In 2013, Lawrence was made a life peer in the House of Lords, becoming Baroness Lawrence of Clarendon. She is a member of both the council and board of human rights group Liberty, and is a patron of the hate crime charity Stop Hate UK. She also sits on panels within the Home Office and police service.
On 24 April 2020, Lawrence was appointed as Race Relations Advisor to the Labour Party.
Diane Julie Abbott (27 September 1953 – present)
Diane Abbott is a British politician.
She was born in London to a British Jamaican family in 1953.
The daughter of a nurse and a welder, Abbott studied History at the University of Cambridge before joining the Home Office in 1976 as a civil servant.
After the Home Office, she become a Race Relations Officer at the National Council for Civil Liberties in 1978.
In 1982 she was elected to the Westminster City Council, and in 1987 she was elected as a Member of Parliament for Hackney North and Stoke Newington – making her the first Black woman MP to sit in the House of Commons.
She entered the House of Commons when there were no sitting Black MPs.
Abbott has been a staunch advocate for the rights of Black people in the UK, and has supported abortion rights.
She has criticised the government’s involvement in Saudi Arabia, and has been a fearless advocate on justice for the victims of the Windrush Scandal.
Patricia Scotland, Baroness Scotland of Asthal (19 August 1955 – present)
Baroness Patricia Scotland is a lawyer and politician.
Scotland was born in Dominica, with her family emigrating to the UK in 1957 when she was two years old.
She read law at the University of London, and was called to the bar in the Middle Temple in 1977, and called to the Dominican bar in 1978.
She became the first Black woman to be appointed to the Queen’s Counsel in 1991, and founded 1 Gray’s Inn Square barristers chambers.
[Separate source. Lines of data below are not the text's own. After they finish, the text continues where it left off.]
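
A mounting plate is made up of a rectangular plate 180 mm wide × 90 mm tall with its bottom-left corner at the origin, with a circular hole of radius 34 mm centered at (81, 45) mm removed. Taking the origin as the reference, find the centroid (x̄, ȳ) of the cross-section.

plate: A = 180 × 90 = 16200.00, centroid at (90.00, 45.00).
hole: A = −π·34² = -3631.68, centroid at (81.00, 45.00).
ΣA = 12568.32 mm², ΣAx̄ = 1163833.83 mm³, ΣAȳ = 565574.35 mm³.
x̄ = 1163833.83/12568.32 = 92.60 mm; ȳ = 565574.35/12568.32 = 45.00 mm.

x̄ = 92.60 mm, ȳ = 45.00 mm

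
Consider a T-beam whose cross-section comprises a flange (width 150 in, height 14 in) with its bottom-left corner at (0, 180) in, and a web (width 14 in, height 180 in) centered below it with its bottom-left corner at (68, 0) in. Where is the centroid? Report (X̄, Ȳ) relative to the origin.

X̄ = 75.00 in, Ȳ = 134.09 in

Part | A | x̄ᵢ | ȳᵢ | A·x̄ᵢ | A·ȳᵢ
web | 2520.00 | 75.00 | 90.00 | 189000.00 | 226800.00
flange | 2100.00 | 75.00 | 187.00 | 157500.00 | 392700.00
Σ | 4620.00 |  |  | 346500.00 | 619500.00
X̄ = 346500.00 / 4620.00 = 75.00 in
Ȳ = 619500.00 / 4620.00 = 134.09 in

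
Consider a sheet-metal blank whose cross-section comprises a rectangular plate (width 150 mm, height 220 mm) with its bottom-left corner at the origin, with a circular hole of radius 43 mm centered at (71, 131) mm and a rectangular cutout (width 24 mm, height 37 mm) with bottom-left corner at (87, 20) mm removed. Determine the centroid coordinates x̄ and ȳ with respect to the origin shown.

Part | A | x̄ᵢ | ȳᵢ | A·x̄ᵢ | A·ȳᵢ
plate | 33000.00 | 75.00 | 110.00 | 2475000.00 | 3630000.00
hole 1 | -5808.80 | 71.00 | 131.00 | -412425.14 | -760953.43
hole 2 | -888.00 | 99.00 | 38.50 | -87912.00 | -34188.00
Σ | 26303.20 |  |  | 1974662.86 | 2834858.57
x̄ = 1974662.86 / 26303.20 = 75.07 mm
ȳ = 2834858.57 / 26303.20 = 107.78 mm

x̄ = 75.07 mm, ȳ = 107.78 mm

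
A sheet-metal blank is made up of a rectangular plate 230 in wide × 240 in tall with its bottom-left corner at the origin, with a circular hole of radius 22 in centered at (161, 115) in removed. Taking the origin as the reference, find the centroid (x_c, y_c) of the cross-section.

x_c = 113.70 in, y_c = 120.14 in

plate: A = 230 × 240 = 55200.00, centroid at (115.00, 120.00).
hole: A = −π·22² = -1520.53, centroid at (161.00, 115.00).
ΣA = 53679.47 in²
ΣAx_c = (55200.00)(115.00) + (-1520.53)(161.00) = 6103194.53 in³
ΣAy_c = (55200.00)(120.00) + (-1520.53)(115.00) = 6449138.95 in³
x_c = 6103194.53 / 53679.47 = 113.70 in
y_c = 6449138.95 / 53679.47 = 120.14 in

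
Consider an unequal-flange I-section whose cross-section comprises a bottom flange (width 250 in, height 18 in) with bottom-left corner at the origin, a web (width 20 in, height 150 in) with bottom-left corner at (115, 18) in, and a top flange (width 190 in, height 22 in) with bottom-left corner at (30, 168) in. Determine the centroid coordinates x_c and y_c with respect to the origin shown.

x_c = 125.00 in, y_c = 91.41 in

Part | A | x̄ᵢ | ȳᵢ | A·x̄ᵢ | A·ȳᵢ
bottom flange | 4500.00 | 125.00 | 9.00 | 562500.00 | 40500.00
web | 3000.00 | 125.00 | 93.00 | 375000.00 | 279000.00
top flange | 4180.00 | 125.00 | 179.00 | 522500.00 | 748220.00
Σ | 11680.00 |  |  | 1460000.00 | 1067720.00
x_c = 1460000.00 / 11680.00 = 125.00 in
y_c = 1067720.00 / 11680.00 = 91.41 in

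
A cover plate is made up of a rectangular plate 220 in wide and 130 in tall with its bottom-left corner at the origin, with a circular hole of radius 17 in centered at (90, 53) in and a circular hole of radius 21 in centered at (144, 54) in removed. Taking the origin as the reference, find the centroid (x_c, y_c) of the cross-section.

x_c = 108.90 in, y_c = 65.99 in

plate: A = 220 × 130 = 28600.00, centroid at (110.00, 65.00).
hole 1: A = −π·17² = -907.92, centroid at (90.00, 53.00).
hole 2: A = −π·21² = -1385.44, centroid at (144.00, 54.00).
ΣA = 26306.64 in²
ΣAx_c = (28600.00)(110.00) + (-907.92)(90.00) + (-1385.44)(144.00) = 2864783.48 in³
ΣAy_c = (28600.00)(65.00) + (-907.92)(53.00) + (-1385.44)(54.00) = 1736066.34 in³
x_c = 2864783.48 / 26306.64 = 108.90 in
y_c = 1736066.34 / 26306.64 = 65.99 in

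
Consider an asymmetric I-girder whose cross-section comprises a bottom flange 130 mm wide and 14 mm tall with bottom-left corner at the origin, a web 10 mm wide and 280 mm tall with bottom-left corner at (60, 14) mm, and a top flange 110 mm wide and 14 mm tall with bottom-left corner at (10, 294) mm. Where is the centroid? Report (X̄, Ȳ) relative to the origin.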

In 1994, she was named Millennium Commissioner, and was a member of the Commission for Racial Equality.
In 1997, she was elected as Bencher of the Middle Temple, became a judge in 1999, and was raised to the Privy Council in 2001.
She has a life peerage on a Labour Party list of working peers, and was created Baroness Scotland of Asthal in 1997.
In June 2007, she was appointed Attorney General by Prime Minister Gordon Brown – and was the first woman to hold the office since its foundation in 1315.
Scotland has received an honorary degree from the University of Westminster for services to law, government, social justice, and international affairs.
Scotland was elected as Secretary-General of the Commonwealth Nations in 2015, and is the first woman to hold the post.